Minimize News

Odin celebrates 18 years in orbit

06 March 2019

Web Content Image

ESA is proud to celebrate the excellent long-lasting performance of the Swedish-led Odin mission. Developed in collaboration with Canada, Finland and France, Odin reached its 18-year anniversary on 20 February 2019.

Odin is a Third Party Mission (TPM) and has been part of ESA's Earthnet Programme since 2007. As such, ESA is supporting the provision of Odin data to the international science community and researchers worldwide.

In summer 2019 Odin will also reach another milestone – 100,000 orbits around Earth. Giuseppe Ottavianelli, ESA TPM Manager states, "ESA is proud to support this international mission and its two instruments: the Swedish Sub-Millimetre Radiometer (SMR) and the Canadian Optical Spectrograph and InfraRed Imager System (OSIRIS). Despite its mature age, Odin is in good shape and continues collecting important atmospheric and long-term climate data."

Ottavianelli continues: "This milestone highlights the beneficial role of the ESA Earthnet Programme in facilitating these international collaborative efforts. Earthnet literally establishes the "Network for the Earth" capitalising on Member States national investments in Earth Observation and sharing EO knowledge and resources for the benefit of the European scientists and citizens".

Download the video

This animation shows the global distribution of nitric oxide (NO), between 2001 and 2018, as simulated by the model SANOMA that was developed based on measurements by the SMR instrument onboard Odin. The colours correspond to NO contraction variations from 0 (dark purple) to ~3*10^8 (yellow). 

The Odin satellite was designed and launched when ozone measurements were of special interest. After its launch in February 2001, Odin was in place to monitor a unique event when the ozone hole over the South Pole was split into two parts during a few days.

The long operational life of Odin has enabled collection of long time-series of various atmospheric data, thus contributing to climate relevant research. The older Odin gets, the more valuable the data sets, collected by its SMR and OSIRIS instruments, become.

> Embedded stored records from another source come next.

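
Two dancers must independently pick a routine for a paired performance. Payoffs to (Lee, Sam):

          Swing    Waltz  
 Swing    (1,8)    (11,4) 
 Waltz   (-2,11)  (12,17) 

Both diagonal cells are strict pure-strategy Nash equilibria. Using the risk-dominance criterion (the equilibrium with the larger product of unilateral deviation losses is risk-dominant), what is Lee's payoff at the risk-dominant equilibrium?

At both Swing: Lee loses 1 − (-2) = 3 by deviating; Sam loses 8 − 4 = 4. Product = 3·4 = 12.
At both Waltz: Lee loses 12 − 11 = 1 by deviating; Sam loses 17 − 11 = 6. Product = 1·6 = 6.
12 > 6, so both Swing is risk-dominant. Lee's payoff there is 1.

1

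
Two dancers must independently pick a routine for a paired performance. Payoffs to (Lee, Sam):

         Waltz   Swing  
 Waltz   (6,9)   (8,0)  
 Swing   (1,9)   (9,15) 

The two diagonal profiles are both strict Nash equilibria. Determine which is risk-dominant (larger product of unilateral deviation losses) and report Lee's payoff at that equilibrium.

6

At both Waltz: Lee loses 6 − 1 = 5 by deviating; Sam loses 9 − 0 = 9. Product = 5·9 = 45.
At both Swing: Lee loses 9 − 8 = 1 by deviating; Sam loses 15 − 9 = 6. Product = 1·6 = 6.
45 > 6, so both Waltz is risk-dominant. Lee's payoff there is 6.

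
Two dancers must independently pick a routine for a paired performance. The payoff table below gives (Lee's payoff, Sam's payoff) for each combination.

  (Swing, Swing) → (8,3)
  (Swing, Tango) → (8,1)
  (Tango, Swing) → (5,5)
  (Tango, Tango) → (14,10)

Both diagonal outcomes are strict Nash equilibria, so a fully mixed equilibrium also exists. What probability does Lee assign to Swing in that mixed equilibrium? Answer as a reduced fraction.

Lee's mix p on Swing must make Sam indifferent between Swing and Tango.
Sam's payoff from Swing: 3p + 5(1−p). From Tango: 1p + 10(1−p).
Set equal: 2p = 5(1−p) → p = 5/7.

5/7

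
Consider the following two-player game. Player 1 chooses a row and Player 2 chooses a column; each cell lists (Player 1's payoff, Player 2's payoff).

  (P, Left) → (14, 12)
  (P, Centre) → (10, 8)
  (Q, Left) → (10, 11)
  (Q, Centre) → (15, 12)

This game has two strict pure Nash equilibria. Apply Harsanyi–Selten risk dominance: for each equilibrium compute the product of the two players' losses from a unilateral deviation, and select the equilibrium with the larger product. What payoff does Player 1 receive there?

14

At (P, Left): Player 1 loses 14 − 10 = 4 by deviating; Player 2 loses 12 − 8 = 4. Product = 4·4 = 16.
At (Q, Centre): Player 1 loses 15 − 10 = 5 by deviating; Player 2 loses 12 − 11 = 1. Product = 5·1 = 5.
16 > 5, so (P, Left) is risk-dominant. Player 1's payoff there is 14.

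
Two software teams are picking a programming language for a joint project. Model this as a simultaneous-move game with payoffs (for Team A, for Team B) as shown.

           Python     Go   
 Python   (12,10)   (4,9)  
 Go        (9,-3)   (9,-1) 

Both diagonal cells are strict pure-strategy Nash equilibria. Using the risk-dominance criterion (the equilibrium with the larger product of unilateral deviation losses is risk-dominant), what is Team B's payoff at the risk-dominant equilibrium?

At both Python: Team A loses 12 − 9 = 3 by deviating; Team B loses 10 − 9 = 1. Product = 3·1 = 3.
At both Go: Team A loses 9 − 4 = 5 by deviating; Team B loses -1 − (-3) = 2. Product = 5·2 = 10.
10 > 3, so both Go is risk-dominant. Team B's payoff there is -1.

-1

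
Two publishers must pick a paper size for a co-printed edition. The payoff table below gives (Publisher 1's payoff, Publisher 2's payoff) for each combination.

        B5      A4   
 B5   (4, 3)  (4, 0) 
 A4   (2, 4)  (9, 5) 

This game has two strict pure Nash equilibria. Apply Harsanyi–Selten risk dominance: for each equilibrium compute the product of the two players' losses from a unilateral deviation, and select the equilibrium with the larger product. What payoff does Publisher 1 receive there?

4

At both B5: Publisher 1 loses 4 − 2 = 2 by deviating; Publisher 2 loses 3 − 0 = 3. Product = 2·3 = 6.
At both A4: Publisher 1 loses 9 − 4 = 5 by deviating; Publisher 2 loses 5 − 4 = 1. Product = 5·1 = 5.
6 > 5, so both B5 is risk-dominant. Publisher 1's payoff there is 4.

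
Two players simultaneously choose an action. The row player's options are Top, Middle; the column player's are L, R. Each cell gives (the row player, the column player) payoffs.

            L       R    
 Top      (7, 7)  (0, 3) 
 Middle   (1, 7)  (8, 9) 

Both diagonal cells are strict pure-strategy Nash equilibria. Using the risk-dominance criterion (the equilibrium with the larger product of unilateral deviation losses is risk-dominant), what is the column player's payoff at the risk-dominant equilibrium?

7

At (Top, L): the row player loses 7 − 1 = 6 by deviating; the column player loses 7 − 3 = 4. Product = 6·4 = 24.
At (Middle, R): the row player loses 8 − 0 = 8 by deviating; the column player loses 9 − 7 = 2. Product = 8·2 = 16.
24 > 16, so (Top, L) is risk-dominant. The column player's payoff there is 7.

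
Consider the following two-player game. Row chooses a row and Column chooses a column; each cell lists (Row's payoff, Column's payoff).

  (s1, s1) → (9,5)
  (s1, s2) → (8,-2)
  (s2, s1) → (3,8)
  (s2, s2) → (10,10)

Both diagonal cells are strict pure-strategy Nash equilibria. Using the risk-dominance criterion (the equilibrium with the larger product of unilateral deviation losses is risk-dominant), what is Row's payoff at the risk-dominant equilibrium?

9

At both s1: Row loses 9 − 3 = 6 by deviating; Column loses 5 − (-2) = 7. Product = 6·7 = 42.
At both s2: Row loses 10 − 8 = 2 by deviating; Column loses 10 − 8 = 2. Product = 2·2 = 4.
42 > 4, so both s1 is risk-dominant. Row's payoff there is 9.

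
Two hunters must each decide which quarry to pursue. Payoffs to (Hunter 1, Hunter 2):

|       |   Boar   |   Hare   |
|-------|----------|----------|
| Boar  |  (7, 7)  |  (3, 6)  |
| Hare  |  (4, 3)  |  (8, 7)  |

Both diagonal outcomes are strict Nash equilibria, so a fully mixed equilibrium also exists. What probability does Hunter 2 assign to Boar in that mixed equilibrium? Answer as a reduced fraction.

5/8

Hunter 2's mix q on Boar must make Hunter 1 indifferent between Boar and Hare.
Hunter 1's payoff from Boar: 7q + 3(1−q). From Hare: 4q + 8(1−q).
Set equal: 3q = 5(1−q) → q = 5/8.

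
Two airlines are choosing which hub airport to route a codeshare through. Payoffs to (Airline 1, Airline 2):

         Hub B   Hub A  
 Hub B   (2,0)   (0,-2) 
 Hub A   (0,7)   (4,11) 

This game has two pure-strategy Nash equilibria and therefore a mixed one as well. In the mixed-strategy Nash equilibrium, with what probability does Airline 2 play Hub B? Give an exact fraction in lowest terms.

2/3

Airline 2's mix q on Hub B must make Airline 1 indifferent between Hub B and Hub A.
Airline 1's payoff from Hub B: 2q + 0(1−q). From Hub A: 0q + 4(1−q).
Set equal: 2q = 4(1−q) → q = 4/6 = 2/3.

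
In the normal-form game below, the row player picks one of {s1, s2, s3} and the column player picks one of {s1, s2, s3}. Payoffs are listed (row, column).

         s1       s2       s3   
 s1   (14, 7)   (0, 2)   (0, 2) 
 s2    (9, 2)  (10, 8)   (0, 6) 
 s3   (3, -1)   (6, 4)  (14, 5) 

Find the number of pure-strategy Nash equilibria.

3

Both s1: the row player gets 14 (best alternative 9); the column player gets 7 (best alternative 2). Neither deviates — NE.
Both s2: the row player gets 10 (best alternative 6); the column player gets 8 (best alternative 6). Neither deviates — NE.
Both s3: the row player gets 14 (best alternative 0); the column player gets 5 (best alternative 4). Neither deviates — NE.
(s1, s2) is not a NE: the row player would switch to s2 (10 > 0).
No other cell survives both best-response checks, so there are 3 pure NE.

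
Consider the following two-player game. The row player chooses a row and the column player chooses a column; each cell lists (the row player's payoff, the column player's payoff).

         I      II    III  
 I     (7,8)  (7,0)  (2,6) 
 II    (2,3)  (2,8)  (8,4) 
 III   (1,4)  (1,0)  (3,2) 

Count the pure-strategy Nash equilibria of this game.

1

Both I: the row player gets 7 (best alternative 2); the column player gets 8 (best alternative 6). Neither deviates — NE.
Both III is not a NE: the row player would switch to II (8 > 3).
No other cell survives both best-response checks, so there is 1 pure NE.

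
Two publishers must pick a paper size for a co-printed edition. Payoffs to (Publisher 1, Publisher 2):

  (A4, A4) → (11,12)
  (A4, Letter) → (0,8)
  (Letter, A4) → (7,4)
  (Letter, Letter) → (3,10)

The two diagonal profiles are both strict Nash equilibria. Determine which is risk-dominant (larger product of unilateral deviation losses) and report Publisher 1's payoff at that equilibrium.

At both A4: Publisher 1 loses 11 − 7 = 4 by deviating; Publisher 2 loses 12 − 8 = 4. Product = 4·4 = 16.
At both Letter: Publisher 1 loses 3 − 0 = 3 by deviating; Publisher 2 loses 10 − 4 = 6. Product = 3·6 = 18.
18 > 16, so both Letter is risk-dominant. Publisher 1's payoff there is 3.

3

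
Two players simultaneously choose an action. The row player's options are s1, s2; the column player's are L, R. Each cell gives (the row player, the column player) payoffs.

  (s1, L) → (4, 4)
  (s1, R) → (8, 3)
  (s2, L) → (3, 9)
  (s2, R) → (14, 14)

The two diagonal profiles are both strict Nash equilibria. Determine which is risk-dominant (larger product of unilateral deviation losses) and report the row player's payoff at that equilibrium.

At (s1, L): the row player loses 4 − 3 = 1 by deviating; the column player loses 4 − 3 = 1. Product = 1·1 = 1.
At (s2, R): the row player loses 14 − 8 = 6 by deviating; the column player loses 14 − 9 = 5. Product = 6·5 = 30.
30 > 1, so (s2, R) is risk-dominant. The row player's payoff there is 14.

14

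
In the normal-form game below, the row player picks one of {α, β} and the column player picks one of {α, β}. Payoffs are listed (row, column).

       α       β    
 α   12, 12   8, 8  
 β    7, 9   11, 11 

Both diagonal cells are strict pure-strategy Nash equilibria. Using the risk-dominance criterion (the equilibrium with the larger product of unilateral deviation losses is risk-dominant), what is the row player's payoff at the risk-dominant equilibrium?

12

At both α: the row player loses 12 − 7 = 5 by deviating; the column player loses 12 − 8 = 4. Product = 5·4 = 20.
At both β: the row player loses 11 − 8 = 3 by deviating; the column player loses 11 − 9 = 2. Product = 3·2 = 6.
20 > 6, so both α is risk-dominant. The row player's payoff there is 12.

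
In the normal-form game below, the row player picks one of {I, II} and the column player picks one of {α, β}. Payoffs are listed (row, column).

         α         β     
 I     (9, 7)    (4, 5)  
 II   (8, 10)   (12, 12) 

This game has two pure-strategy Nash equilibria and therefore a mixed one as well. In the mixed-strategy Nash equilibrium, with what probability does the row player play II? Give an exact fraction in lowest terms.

The row player's mix p on I must make the column player indifferent between α and β.
The column player's payoff from α: 7p + 10(1−p). From β: 5p + 12(1−p).
Set equal: 2p = 2(1−p) → p = 2/4 = 1/2.
Probability on II is 1 − 1/2 = 1/2.

1/2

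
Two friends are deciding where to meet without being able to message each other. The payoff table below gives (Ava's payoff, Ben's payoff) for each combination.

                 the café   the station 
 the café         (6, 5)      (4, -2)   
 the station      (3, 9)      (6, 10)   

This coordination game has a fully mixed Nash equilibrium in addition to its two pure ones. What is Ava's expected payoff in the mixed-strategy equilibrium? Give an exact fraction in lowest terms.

24/5

Ben mixes with probability q on the café, chosen so Ava is indifferent: 6q + 4(1−q) = 3q + 6(1−q) gives q = 2/5.
Ava's expected payoff (from either row, since indifferent) is 6·2/5 + 4·3/5 = 24/5.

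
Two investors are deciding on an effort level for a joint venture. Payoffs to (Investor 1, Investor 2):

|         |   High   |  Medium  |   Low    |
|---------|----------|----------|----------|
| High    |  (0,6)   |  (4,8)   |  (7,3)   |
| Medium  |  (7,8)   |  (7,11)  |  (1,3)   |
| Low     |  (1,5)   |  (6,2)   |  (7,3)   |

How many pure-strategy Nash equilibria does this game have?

Both Medium: Investor 1 gets 7 (best alternative 6); Investor 2 gets 11 (best alternative 8). Neither deviates — NE.
Both Low is not a NE: Investor 2 would switch to High (5 > 3).
No other cell survives both best-response checks, so there is 1 pure NE.

1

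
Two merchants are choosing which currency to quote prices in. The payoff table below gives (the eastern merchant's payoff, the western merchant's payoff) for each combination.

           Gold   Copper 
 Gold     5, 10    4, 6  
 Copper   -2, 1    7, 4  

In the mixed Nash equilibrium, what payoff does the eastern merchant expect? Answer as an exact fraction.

The western merchant mixes with probability q on Gold, chosen so the eastern merchant is indifferent: 5q + 4(1−q) = (-2)q + 7(1−q) gives q = 3/10.
The eastern merchant's expected payoff (from either row, since indifferent) is 5·3/10 + 4·7/10 = 43/10.

43/10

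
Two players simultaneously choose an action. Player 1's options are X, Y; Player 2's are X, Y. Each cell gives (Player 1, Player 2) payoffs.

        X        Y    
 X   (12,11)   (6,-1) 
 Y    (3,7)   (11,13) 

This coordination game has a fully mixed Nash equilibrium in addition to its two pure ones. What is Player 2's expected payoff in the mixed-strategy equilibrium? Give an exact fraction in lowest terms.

Player 1 mixes with probability p on X, chosen so Player 2 is indifferent: 11p + 7(1−p) = (-1)p + 13(1−p) gives p = 1/3.
Player 2's expected payoff is 11·1/3 + 7·2/3 = 25/3.

25/3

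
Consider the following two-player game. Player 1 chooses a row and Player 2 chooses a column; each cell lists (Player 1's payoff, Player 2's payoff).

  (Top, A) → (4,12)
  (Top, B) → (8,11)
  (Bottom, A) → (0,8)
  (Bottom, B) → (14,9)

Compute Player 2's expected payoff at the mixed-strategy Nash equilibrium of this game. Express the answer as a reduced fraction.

Player 1 mixes with probability p on Top, chosen so Player 2 is indifferent: 12p + 8(1−p) = 11p + 9(1−p) gives p = 1/2.
Player 2's expected payoff is 12·1/2 + 8·1/2 = 10.

10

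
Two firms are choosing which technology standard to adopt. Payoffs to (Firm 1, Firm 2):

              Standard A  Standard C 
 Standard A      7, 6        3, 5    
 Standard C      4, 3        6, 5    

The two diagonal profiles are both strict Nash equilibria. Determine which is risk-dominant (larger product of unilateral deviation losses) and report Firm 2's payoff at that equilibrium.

5

At both Standard A: Firm 1 loses 7 − 4 = 3 by deviating; Firm 2 loses 6 − 5 = 1. Product = 3·1 = 3.
At both Standard C: Firm 1 loses 6 − 3 = 3 by deviating; Firm 2 loses 5 − 3 = 2. Product = 3·2 = 6.
6 > 3, so both Standard C is risk-dominant. Firm 2's payoff there is 5.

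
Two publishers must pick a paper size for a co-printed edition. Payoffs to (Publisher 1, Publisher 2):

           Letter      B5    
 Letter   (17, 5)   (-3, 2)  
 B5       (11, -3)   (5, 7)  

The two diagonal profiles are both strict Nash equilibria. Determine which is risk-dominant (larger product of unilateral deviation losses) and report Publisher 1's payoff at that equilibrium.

At both Letter: Publisher 1 loses 17 − 11 = 6 by deviating; Publisher 2 loses 5 − 2 = 3. Product = 6·3 = 18.
At both B5: Publisher 1 loses 5 − (-3) = 8 by deviating; Publisher 2 loses 7 − (-3) = 10. Product = 8·10 = 80.
80 > 18, so both B5 is risk-dominant. Publisher 1's payoff there is 5.

5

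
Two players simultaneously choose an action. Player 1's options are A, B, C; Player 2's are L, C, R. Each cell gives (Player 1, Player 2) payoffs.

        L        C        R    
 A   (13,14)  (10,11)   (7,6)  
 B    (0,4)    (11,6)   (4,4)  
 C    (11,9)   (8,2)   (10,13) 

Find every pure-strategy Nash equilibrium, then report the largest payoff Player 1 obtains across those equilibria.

(A, L) is a pure NE (Player 1: 13 ≥ 11; Player 2: 14 ≥ 11). Player 1 gets 13.
(B, C) is a pure NE (Player 1: 11 ≥ 10; Player 2: 6 ≥ 4). Player 1 gets 11.
(C, R) is a pure NE (Player 1: 10 ≥ 7; Player 2: 13 ≥ 9). Player 1 gets 10.
Every other cell has a profitable deviation for at least one player. Highest of {13, 11, 10} is 13.

13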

The Sub-Millimetre Radiometer (SMR) monitors the composition of the middle atmosphere at altitudes of 15- 110 km, which is highly relevant for climate research. The data from the SMR instrument have been used in many international initiatives, dealing with measurements of ozone, water vapour and mesospheric trace gases. Moreover, SMR is currently the only instrument providing global measurements of nitric oxide, which is an important species to study the influence of the solar activity on the atmosphere. SMR observations have also contributed to a better understanding of sudden stratospheric warming events and of their effects on the coupling processes between different atmospheric layers.

The OSIRIS instrument provides high quality measurements of stratospheric nitrogen dioxide, ozone and sulphate aerosol and contributes to many important international initiatives. The vertically resolved profiles of these atmospheric constituents, derived from OSIRIS measurements, make up the longest currently produced data record and are therefore extremely valuable for investigation of long-term atmospheric change.

The OSIRIS ozone data makes valuable contributions to initiatives like SPARC (Stratosphere-troposphere Processes And their Role in Climate) and the Ozone Assessment of WMO, World Meteorological Organization. Similarly, the OSIRIS sulphate aerosol data record is essential to the GloSSAC (Global Space-based Stratospheric Aerosol Climatology) data record that is used as input to climate model studies that provide essential information that affect the Intergovernmental Panel on Climate Change Assessments.

The designed lifetime of Odin was two years. The fact that Odin is still in such a good condition after 18 years in orbit is due to several reasons. There is no fuel or other consumables on-board Odin, and the satellite is powered by solar energy. Odin has a sun-synchronous orbit, and solar activity has been rather low during the last solar cycle, thus the orbital altitude has not decayed as much as initially predicted. During the solar eclipse season, Odin is powered by two NiCd batteries. The batteries are kept in good shape by means of careful conditioning process before every eclipse season. Another positive aspect is that the main onboard computer has never been rebooted.

The Odin satellite was designed and built by the Space systems division of the Swedish Space Corporation, in collaboration with international partners. Currently, this division is part of the company OHB Sweden. Odin operations are under the responsibility of the Swedish National Space Agency.